I'm going to tell you what I believe. I believe out of the evil done to America
is going to come some incredible good. (Applause.) I believe it. I believe that
if this nation remains strong and tough and pursues terrorism, upholds doctrine,
is true to our word, is willing to delineate between good and evil, that we
can achieve peace -- that we can have peace not only for our own people, but
we can have peace in places where they've quit thinking about peace, like the
Middle East, or South Asia. I believe that.
I want you to tell your children, when they hear the talk of war, or they talk
about our United States taking action, that it's all a design, it's all aim
to make this world a peaceful place.
And here at home, I believe that out of evil done to America there is going
to come some incredible good, as well. I mentioned the fact that there are pockets
of despair and hopelessness in California and America -- there just are. I believe
when one of us hurts, we all hurt. But I understand the role of government is
limited. See, government can hand out money, but what it cannot do is put hope
in people's hearts, or a sense of purpose in people's lives.
No, societies change one heart, one soul, one conscience at a time. Societies
change when people say, I want to love my neighbor just like I was loved myself.
And that's what's happening here in America. People have said, what can I do
to help? I've said, do some good. It's the collective acts of our kind and decent
and compassioned citizens which defined the true character and true face of
No, the enemy hit us, the enemy hit us. But out of the evil done on that terrible
day is going to come a more compassionate and decent and hopeful Americans.
You see, people have taken a step back here in this country, and they now understand
that serving something greater than yourself is part of being a patriotic American.
It's more than just putting your hand on your heart and saying, by the way,
one nation under God. It's more than that. (Applause.)
A patriot is somebody who mentors a child. A patriot is someone who brings hope
into a life that is hopeless. A patriot is somebody who works to feed the hungry.
That's a patriot. A patriot is somebody who's a responsible citizen, responsible
for loving their children with all their heart and all their soul, but responsible
for working in the community in which they live. And that's what happening,
here in America.
And perhaps the most vivid example of what I'm talking about, a vivid example
of an attitude change, a clear beacon of what's happening in America took place
on Flight 93, when citizens were flying across the country.
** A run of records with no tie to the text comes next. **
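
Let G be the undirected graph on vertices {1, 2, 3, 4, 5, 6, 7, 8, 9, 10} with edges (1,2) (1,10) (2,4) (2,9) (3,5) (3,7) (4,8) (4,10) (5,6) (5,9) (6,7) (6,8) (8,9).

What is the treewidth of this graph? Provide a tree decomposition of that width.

Treewidth 2.
One such decomposition:
Bags: B1 = {3, 5, 7}  B2 = {5, 6, 7}  B3 = {5, 6, 9}  B4 = {6, 8, 9}  B5 = {2, 8, 9}  B6 = {2, 4, 8}  B7 = {1, 2, 4}  B8 = {1, 4, 10}
Tree: B1–B2, B2–B3, B3–B4, B4–B5, B5–B6, B6–B7, B7–B8

Each bag holds 3 vertices, so the decomposition has width 2, which upper-bounds the treewidth. For the lower bound, G contains the cycle 3–7–6–5–3, so G is not a forest; only forests have treewidth ≤ 1, hence tw(G) ≥ 2. Hence tw(G) = 2 exactly.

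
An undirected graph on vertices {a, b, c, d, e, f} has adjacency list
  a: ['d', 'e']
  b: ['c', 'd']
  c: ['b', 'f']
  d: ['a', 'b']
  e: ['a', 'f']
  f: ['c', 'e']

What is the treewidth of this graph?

A width-2 tree decomposition is:
Bags: B1 = {a, b, d}  B2 = {a, b, e}  B3 = {b, e, f}  B4 = {b, c, f}
Tree: B1–B2, B2–B3, B3–B4
Every bag has size at most 3, so the width is 3 − 1 = 2 and tw(G) ≤ 2. Since b–d–a–e–f–c–b is a cycle in G, G is not acyclic. Forests are exactly the graphs of treewidth ≤ 1, so tw(G) ≥ 2. The upper and lower bounds meet at 2, so that is the treewidth.

2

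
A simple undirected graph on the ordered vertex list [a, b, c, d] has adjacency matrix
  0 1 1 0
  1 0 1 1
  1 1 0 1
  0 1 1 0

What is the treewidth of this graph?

A width-2 tree decomposition is:
Bags: B1 = {a, b, c}  B2 = {b, c, d}
Tree: B1–B2
Every bag has size at most 3, so the width is 3 − 1 = 2 and tw(G) ≤ 2. For the lower bound, the 3 vertices {b, c, d} are pairwise adjacent, and any tree decomposition puts a clique entirely inside one bag — forcing width ≥ 2. Combining the bounds, tw(G) = 2.

2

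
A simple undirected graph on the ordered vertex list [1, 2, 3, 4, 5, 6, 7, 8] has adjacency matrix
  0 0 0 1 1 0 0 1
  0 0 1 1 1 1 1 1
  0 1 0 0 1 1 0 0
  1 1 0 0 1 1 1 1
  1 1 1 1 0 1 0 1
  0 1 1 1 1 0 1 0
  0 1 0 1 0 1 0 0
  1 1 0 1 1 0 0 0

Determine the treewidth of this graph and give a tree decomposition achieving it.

Treewidth 3.
Bags: B1 = {2, 4, 6, 7}  B2 = {2, 4, 5, 6}  B3 = {2, 4, 5, 8}  B4 = {2, 3, 5, 6}  B5 = {1, 4, 5, 8}
Tree: B1–B2, B2–B3, B2–B4, B3–B5

Each bag holds 4 vertices, so the decomposition has width 3, which upper-bounds the treewidth. On the other hand G contains the 4-clique {1, 4, 5, 8}. A clique must lie in a single bag of any decomposition, so no decomposition can have width below 3. Combining the bounds, tw(G) = 3.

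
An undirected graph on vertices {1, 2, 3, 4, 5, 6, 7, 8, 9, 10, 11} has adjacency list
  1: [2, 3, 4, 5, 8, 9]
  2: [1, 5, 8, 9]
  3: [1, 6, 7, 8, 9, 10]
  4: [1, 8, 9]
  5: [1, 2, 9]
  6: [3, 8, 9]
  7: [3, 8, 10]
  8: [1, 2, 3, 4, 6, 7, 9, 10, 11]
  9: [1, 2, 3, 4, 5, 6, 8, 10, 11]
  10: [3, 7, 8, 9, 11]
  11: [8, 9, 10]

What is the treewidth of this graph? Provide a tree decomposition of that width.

Every bag has size at most 4, so the width is 4 − 1 = 3 and tw(G) ≤ 3. On the other hand G contains the 4-clique {1, 2, 8, 9}. A clique must lie in a single bag of any decomposition, so no decomposition can have width below 3. Combining the bounds, tw(G) = 3.

Treewidth 3.
Bags: B1 = {3, 6, 8, 9}  B2 = {1, 3, 8, 9}  B3 = {3, 8, 9, 10}  B4 = {1, 4, 8, 9}  B5 = {1, 2, 8, 9}  B6 = {1, 2, 5, 9}  B7 = {8, 9, 10, 11}  B8 = {3, 7, 8, 10}
Tree: B1–B2, B1–B3, B2–B4, B4–B5, B5–B6, B3–B7, B3–B8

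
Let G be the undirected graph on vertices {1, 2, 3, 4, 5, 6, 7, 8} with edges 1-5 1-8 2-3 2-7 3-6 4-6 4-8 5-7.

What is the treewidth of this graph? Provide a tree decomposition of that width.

Each bag holds 3 vertices, so the decomposition has width 2, which upper-bounds the treewidth. Since 8–1–5–7–2–3–6–4–8 is a cycle in G, G is not acyclic. Forests are exactly the graphs of treewidth ≤ 1, so tw(G) ≥ 2. Therefore the treewidth is 2.

Treewidth 2.
One optimal decomposition is:
Bags: B1 = {1, 5, 8}  B2 = {5, 7, 8}  B3 = {2, 7, 8}  B4 = {2, 3, 8}  B5 = {3, 6, 8}  B6 = {4, 6, 8}
Tree: B1–B2, B2–B3, B3–B4, B4–B5, B5–B6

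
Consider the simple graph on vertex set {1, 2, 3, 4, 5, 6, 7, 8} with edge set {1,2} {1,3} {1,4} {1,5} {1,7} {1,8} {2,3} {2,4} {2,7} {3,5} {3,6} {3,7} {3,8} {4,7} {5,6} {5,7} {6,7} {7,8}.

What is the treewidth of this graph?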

History shows that
they were on the cell phones and they told their loved ones they loved them
and good-bye. They said a prayer. One guy said, "Let's roll." They
took the airplane that was to be used as a weapon, perhaps against the White
House or the Capitol, they drove it into the ground to serve something greater
than themselves in life. (Applause.)
No, I believe -- I believe from the bottom of my heart that out of the evil
done to America is going to come some great good. The world is going to be more
peaceful and this country is going to be more compassionate and decent and hopeful.
Because this is the greatest country on the face of the Earth. We're the greatest
country because we've got the greatest people on the face of the Earth.
Thank you all for coming. God bless, and God bless America. (Applause.)